Police dossard moto

Deux d'entre eux sont déjà connus des services de police. Le troisième est suspecté d'avoir fourni un soutien logistique au terroriste présumé.

Sid Ahmed Ghlam a-t-il bénéficié de l'aide de complices? C'est la question à laquelle tentent de répondre les enquêteurs qui travaillent sur l'affaire de l'attentat déjoué du dimanche 19 avril. Ce week-end, trois personnes soupçonnées d'être complices du jeune Algérien de 24 ans ont été placées en garde à vue, rapporte une source proche du dossier au Figaro. Depuis jeudi, les soupçons des policiers se portent sur un homme de 27 ans, dont l'ADN a été retrouvé au domicile de Sid Ahmed Ghlam, qui a été mis en examen vendredi pour assassinat et pour un projet d'attentat contre une église près de Paris.

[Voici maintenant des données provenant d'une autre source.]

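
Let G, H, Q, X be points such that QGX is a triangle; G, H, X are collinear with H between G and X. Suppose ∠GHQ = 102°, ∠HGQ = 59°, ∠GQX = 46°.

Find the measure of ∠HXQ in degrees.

1. ∠QGX = 59°  [H on ray GX]
2. ∠GXQ = 75°  [△QGX]
3. ∠HXQ = 75°  [H on ray XG]

∠HXQ = 75°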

Interpellé ce dimanche matin à Saint-Ouen, dans la banlieue nord de Paris, ce complice présumé a été placé en garde à vue et est actuellement entendu au 36 quai des Orfèvres par la section anti-terroriste de la police judiciaire parisienne. La police scientifique a relevé des cheveux sur une brosse qui se trouvait chez Sid Ahmed Ghlam. Les analyses ADN ont permis de savoir qu'ils appartenaient à un jeune homme originaire de Paris.

Un autre homme a également été interpellé et placé en garde à vue samedi. Son ADN a été découvert chez le principal suspect et dans la voiture, retrouvée à Aulnay-sous-Bois, qui aurait servi à stocker des armes. Ces deux personnes étaient déjà connues des services de police. Le troisième gardé à vue est suspecté d'avoir fourni un soutien logistique au terroriste présumé.

«Je ne me sens pas prêt»

Sid Ahmed Ghlam a été mis en examen vendredi notamment pour assassinat en relation avec une entreprise terroriste et placé en détention provisoire. Il est soupçonné d'avoir projeté des attaques contre au moins une église et d'avoir tué, dimanche 19 avril, à Villejuif, près de Paris, Aurélie Châtelain, une femme de 32 ans dont le corps avait été retrouvé dans sa voiture. Depuis son arrestation ce même jour, les enquêteurs tentent de déterminer les soutiens dont semble avoir bénéficié le suspect, connu des services de renseignement depuis le printemps 2014 pour s'être radicalisé.

Lors de leurs premières investigations, les policiers ont découvert que l'étudiant de 24 ans était en contact avec un homme vraisemblablement basé en Syrie, qui lui aurait demandé de cibler des églises. La police judiciaire et les services de renseignements tentent d'identifier ce présumé commanditaire. D'après M6, plusieurs messages échangés entre les deux hommes montraient que Sid Ahmed Ghlam avait tenté de faire machine arrière, écrivant à son interlocutaire qu'il «ne se sentait pas prêt».

Une complice dans son entourage proche?

Les policiers se sont également intéressés à une femme de son entourage. Interpellée mercredi à Saint-Dizier (Haute-Marne), où a vécu Sid Ahmed Ghlam, elle a fait deux jours de garde à vue, avant d'être remise en liberté. Cette jeune femme, convertie à l'islam est présentée comme sa petite amie ou son ex-compagne. Selon la sœur de Sid Ahmed Ghlam, elle souhaitait l'épouser mais lui n'aurait pas voulu. Devant les enquêteurs, elle s'est montrée «peu bavarde» et a nié que Ghlam ait eu des velléités de se réfugier chez elle sitôt ses crimes perpétrés selon des sources policières.

Quoi qu'il en soit, certains éléments recueillis au cours des investigations indiqueraient que cette mère de deux enfants en bas âge a participé au projet d'attentat de l'étudiant. Les enquêteurs ont notamment mis la main sur une imposante «masse de données informatiques» dont des «messages cryptés» entre lui et la jeune femme. Tout était «fait pour éviter de se faire repérer» mais les policiers espèrent «mettre au jour des noms». Ils s'interrogent aussi sur l'importance et la provenance de l'arsenal retrouvé dans sa voiture et à son domicile.